Bibliotheksservice-Zentrum (BSZ) Baden-Württemberg // Südwestdeutscher Bibliotheksverbund
Rezension aus:
Informationsmittel für Bibliotheken (IFB) 2(1994) 2
[ Bestand in K10plus ]

Metzler-Literatur-Chronik


94-2-284
Metzler-Literatur-Chronik : Werke deutschsprachiger Autoren / Volker Meid. - Stuttgart [u.a.] : Metzler, 1993. - 724 S. ; 25 cm. - ISBN 3-476-00941-6 : DM 58.00
[1860]

Anzuzeigen ist ein Werk, das seinen Reiz aus der verantworteten Subjektivität bezieht. Das gilt für die Auswahl und für die Form der Darstellung gleichermaßen. Stellt mit dieser Chronik doch einer unserer kenntnisreichsten Literaturhistoriker mutig seinen eigenen Kanon von rund 1.500 Werken aus der deutschen Literatur vom 8. Jahrhundert bis 1980 vor! Man merkt den Artikeln an, daß sie aufgrund eigener Lektüre geschrieben sind und nicht sekundär zusammengeholte Informationen verarbeiten. Das ist bei einem Unternehmen wie diesem schon sehr viel - kommt doch auch das fleißigste professionelle Leseleben auf nicht mehr als 8.000 oder 9.000 (gelesene!) Bücher! Glaubhaft also, wenn der Verfasser auf S. 697 dem letzten Eintrag (zu der Erzählung Der Vater eines Mörders) den Stoßseufzer "nequeo" aus dem Reichenauer Georgslied (um 900) folgen läßt.

Der Titel ... Chronik könnte in die Irre führen. Es handelt sich nicht um eine Datensammlung, sondern um eine Literaturgeschichte in Gestalt von Werkbeschreibungen.
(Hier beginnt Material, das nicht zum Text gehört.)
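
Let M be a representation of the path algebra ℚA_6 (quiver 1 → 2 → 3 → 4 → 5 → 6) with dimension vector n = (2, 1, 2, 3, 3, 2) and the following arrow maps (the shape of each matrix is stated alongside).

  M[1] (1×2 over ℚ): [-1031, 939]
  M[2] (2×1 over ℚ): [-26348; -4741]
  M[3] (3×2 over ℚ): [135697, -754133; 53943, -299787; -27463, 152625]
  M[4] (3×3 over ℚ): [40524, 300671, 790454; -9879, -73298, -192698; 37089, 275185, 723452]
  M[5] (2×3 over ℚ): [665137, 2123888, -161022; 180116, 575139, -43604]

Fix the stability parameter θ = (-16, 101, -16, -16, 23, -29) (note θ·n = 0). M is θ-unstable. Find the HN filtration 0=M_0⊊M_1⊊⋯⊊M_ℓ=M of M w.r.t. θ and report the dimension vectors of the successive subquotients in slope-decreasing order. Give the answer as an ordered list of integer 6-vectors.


Interval decomposition of M: I[1,1], I[1,6], I[3,4], I[4,6], I[5,5].
HN type (ℓ=4): μ^(1)=23; μ^(2)=63/5; μ^(3)=-3; μ^(4)=-16

((0, 0, 0, 0, 1, 0); (0, 1, 1, 1, 1, 1); (0, 0, 0, 0, 1, 1); (2, 0, 1, 2, 0, 0))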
Die Reihenfolge ergibt sich - bis auf begründete Ausnahmen - aus der Chronologie der Publikationsdaten. Dadurch unterscheidet sich das Buch von einem typischen Werklexikon mit alphabetischer Anlage. Auf Angaben zur Forschungsliteratur ist verzichtet, lediglich primärbibliographische Daten werden im Text geboten. Den Kern der Artikel bilden jeweils ausführliche, gut lesbare Inhaltsangaben, mit denen sich - in wechselnder Akzentuierung - Hinweise zu Entstehung, ästhetischen und wirkungsgeschichtlichen Aspekten verbinden.

Monita sind kaum aufgefallen. Nach den Amsterdamer Handschriftenfunden von 1987 ist die bisher nur indizienhaft erwiesene Autorschaft August Klingemanns für die Nachtwachen des Bonaventura nicht mehr zu bestreiten (S. 323); die "Stofffülle" (S. 455) stört. Für manches, was man vermißt (z. B. W. v. Niebelschütz), wird man durch unerwartete Funde belohnt (z. B. Louise von Fran‡ois: Die letzte Reckenburgerin).

Es versteht sich, daß bei der Anlage gattungspoetische Zusammenhänge oder Fragen der Epochenzugehörigkeit nur am einzelnen Exempel punktuell in den Blick kommen können. Kein eigentliches Nachschlagewerk, sondern eher ein protreptisches Buch, das zum Lesen der vorgestellten Werke anregen sollte.